Gunarathna’s hotel cum guest house is literally on the beach. A
short walk and the waves are lapping at your feet. He built the
hotel with money collected during a three-year stint in Japan.
When it was smashed in the tsunami and the tourists fled,
Gunarathna cancelled staff holidays and instructed them to
prepare for relief workers.
‘You may criticise me,’ he said. ‘But I’m a
businessman. I have salaries to pay.’
Today, Gunarathna is confronted with a
complicated dilemma -- one that all landowners along the coast
face. Their once juicy plots of land have been dramatically
devalued by banks. The government’s buffer zone policy has
slammed them where it hurts most.
‘I want a loan,’ Gunarathna explained. ‘I need
to get new furniture and bedding. My cutlery and crockery are
not suitable. I have to upgrade my hotel. Despite owning prime
property, the banks are refusing me money. They say my land has
no collateral value.’
‘The government is providing grants to tsunami
victims,’ he said. ‘Why won’t they help me? I’m an employer and
so many people are receiving indirect benefits from my hotel.
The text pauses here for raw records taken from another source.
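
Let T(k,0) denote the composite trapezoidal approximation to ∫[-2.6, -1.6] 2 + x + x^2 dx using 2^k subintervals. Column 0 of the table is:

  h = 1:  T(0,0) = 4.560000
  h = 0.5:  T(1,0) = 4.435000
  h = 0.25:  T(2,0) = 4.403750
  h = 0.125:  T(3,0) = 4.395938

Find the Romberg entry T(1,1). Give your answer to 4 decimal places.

T(1,1) = (4·4.435000 − 4.560000) / 3 = 4.393333

4.3933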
The laundrymen, the fruits and vegetables suppliers, the
fishermen.’
Back at the divisional secretariat, Piyaratne
toils on in her stuffy room. There are problems to be solved.
Many more transit houses need building, essential documentation
has to be sorted out, approvals and permits must be granted for
countless programmes and projects. There’s no knowing when the
workload will lessen. Not soon. That’s for sure.